Quant au « NAV financing », il s'agit de lignes de crédit basées sur la valeur potentielle d'un portefeuille, permettant de remonter du cash aux investisseurs. Mais là encore, la prudence est de mise. Elif Aktug de Pictet est catégorique : « Les distributions doivent être générées de manière saine, et non par des montages basés sur le NAV. »

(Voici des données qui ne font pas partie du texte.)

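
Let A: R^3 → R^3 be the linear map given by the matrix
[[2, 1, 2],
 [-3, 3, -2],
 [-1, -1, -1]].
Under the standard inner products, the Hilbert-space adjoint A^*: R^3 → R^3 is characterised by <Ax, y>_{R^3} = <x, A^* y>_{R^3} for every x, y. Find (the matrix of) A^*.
A^* = A^T =
[[2, -3, -1],
 [1, 3, -1],
 [2, -2, -1]]

For real matrices with standard dot products, the defining identity <Ax, y> = <x, A^* y> gives (Ax)^T y = x^T (A^*) y, i.e. x^T A^T y = x^T (A^*) y. Since this holds for all x, y, we must have A^* = A^T. Therefore
A^* =
[[2, -3, -1],
 [1, 3, -1],
 [2, -2, -1]].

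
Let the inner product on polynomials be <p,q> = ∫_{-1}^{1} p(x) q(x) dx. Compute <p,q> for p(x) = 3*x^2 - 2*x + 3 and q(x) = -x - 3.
<p,q> = -68/3

Expand the product: p(x)·q(x) = -3*x^3 - 7*x^2 + 3*x - 9.
∫_{-1}^{1} of each monomial x^k gives [2/(k+1) if k even, 0 if k odd]. Integrating term-by-term (or equivalently evaluating the antiderivative F(x) = -3*x^4/4 - 7*x^3/3 + 3*x^2/2 - 9*x at the endpoints):
  F(1) − F(−1) = -127/12 − (145/12) = -68/3.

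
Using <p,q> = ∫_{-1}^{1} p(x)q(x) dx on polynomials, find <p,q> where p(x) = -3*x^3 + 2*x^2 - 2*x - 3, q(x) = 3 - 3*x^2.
<p,q> = -52/5

Expand the product: p(x)·q(x) = 9*x^5 - 6*x^4 - 3*x^3 + 15*x^2 - 6*x - 9.
∫_{-1}^{1} of each monomial x^k gives [2/(k+1) if k even, 0 if k odd]. Integrating term-by-term (or equivalently evaluating the antiderivative F(x) = 3*x^6/2 - 6*x^5/5 - 3*x^4/4 + 5*x^3 - 3*x^2 - 9*x at the endpoints):
  F(1) − F(−1) = -149/20 − (59/20) = -52/5.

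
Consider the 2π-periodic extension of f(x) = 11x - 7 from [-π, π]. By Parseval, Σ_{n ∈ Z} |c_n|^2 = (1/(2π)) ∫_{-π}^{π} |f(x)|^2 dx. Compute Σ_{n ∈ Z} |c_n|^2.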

Le message est clair pour l'ensemble de l'industrie : il est temps de revenir aux fondamentaux. Nikos Stathopoulos, président Europe de BC Partners, l'exprime sans détour : « Il faut faire de l'argent à l'ancienne. » Il insiste sur le fait que le recours aux multiples, à la dette bon marché ou aux acquisitions pour gonfler artificiellement les résultats n'est plus une solution viable. « Nous devons faire notre travail, et il est plus difficile aujourd'hui », conclut-il.
En somme, le private equity traverse une période de remise en question profonde, où la capacité à générer des liquidités redevient le critère clé. Face à l’impatience des investisseurs et à un environnement économique plus incertain, l'industrie doit ajuster ses pratiques et prouver qu'elle peut surmonter cette phase délicate.